According to Brian Turner, director and chief strategist with Catalyst Strategic Solutions, much of the weakness came from declines in trade and inventories. Trade activity subtracted a 0.8 percentage point from growth while the drop in business inventories subtracted a 0.6 percentage point from GDP.

“While the report on overall first quarter growth was disappointing, the fact that the consumer spending component of GDP held at +3.0 percent was encouraging,” Turner says.

According to the latest Federal Reserve report, consumer credit at the nation’s credit unions has been growing at a +9 percent annualized pace over the past year. This is compared with a -0.1 percent decline in total consumer credit outstanding.

Over the past four quarters, the average increase in personal consumption is +2.5 percent. This reflects an above-average trend over the past two quarters and correlates with recent growth in loan demand that the industry has been experiencing.

“Many economists are projecting the pace of economic growth to rise through the remaining months of 2014, but it is unclear whether it will be matched with corresponding growth in loans,” adds Turner.

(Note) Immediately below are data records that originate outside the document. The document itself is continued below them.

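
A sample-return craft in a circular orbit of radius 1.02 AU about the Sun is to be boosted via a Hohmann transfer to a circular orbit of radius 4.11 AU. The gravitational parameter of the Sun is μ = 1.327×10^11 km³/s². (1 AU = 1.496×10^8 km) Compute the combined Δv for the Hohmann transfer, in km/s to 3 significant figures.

In km: r₁ = 1.02 × 1.496×10^8 = 1.52592×10^8 km; r₂ = 4.11 × 1.496×10^8 = 6.14856×10^8 km.
The Hohmann ellipse has a_t = (r₁ + r₂)/2 = 3.83724×10^8 km.
Circular speed at r₁: v₁ = √(μ/r₁) = √(1.327×10^11/1.52592×10^8) = 29.490 km/s.
On the transfer ellipse at r₁, vis-viva gives v_p = √[μ(2/r₁ − 1/a_t)] = 37.329 km/s.
First burn Δv₁ = |v_p − v₁| = 7.839 km/s.
Circular speed at r₂: v₂ = √(μ/r₂) = 14.691 km/s.
Transfer-orbit speed at r₂: v_a = √[μ(2/r₂ − 1/a_t)] = 9.2641 km/s.
Second burn Δv₂ = |v₂ − v_a| = 5.427 km/s.
Δv = Δv₁ + Δv₂ = 7.839 + 5.427 = 13.27 km/s.

Δv = 13.3 km/s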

“The increase in consumer credit, and credit union consumer loans, remains an important variable in industry loan growth,” Turner continues. “With mortgage originations expected to drop significantly this year, credit unions will have to fill the gap by increasing the level of consumer loans in order to experience overall loan growth in 2014.”

Other Key Indicators:

S&P/Case-Shiller HPI Average home prices in the nation increased +0.8 percent in February (its latest survey). Year-over-year, home prices have increased +12.9 percent. This is the fourth consecutive year-over-year decline for the index, which peaked at +13.7 percent last fall.

FOMC Announcement There were no notable surprises from the Federal Reserve’s FOMC meeting this week. Policy rates where left unchanged and tapering remains as scheduled with another $10 billion cut expected in May.

Motor Vehicle Sales April vehicle sales fell to an annualized pace of 16.0 million units, down from March’s 16.4 million unit pace. This sales figure still points to solid consumer strength, but certainly will have an impact on the retail sales report.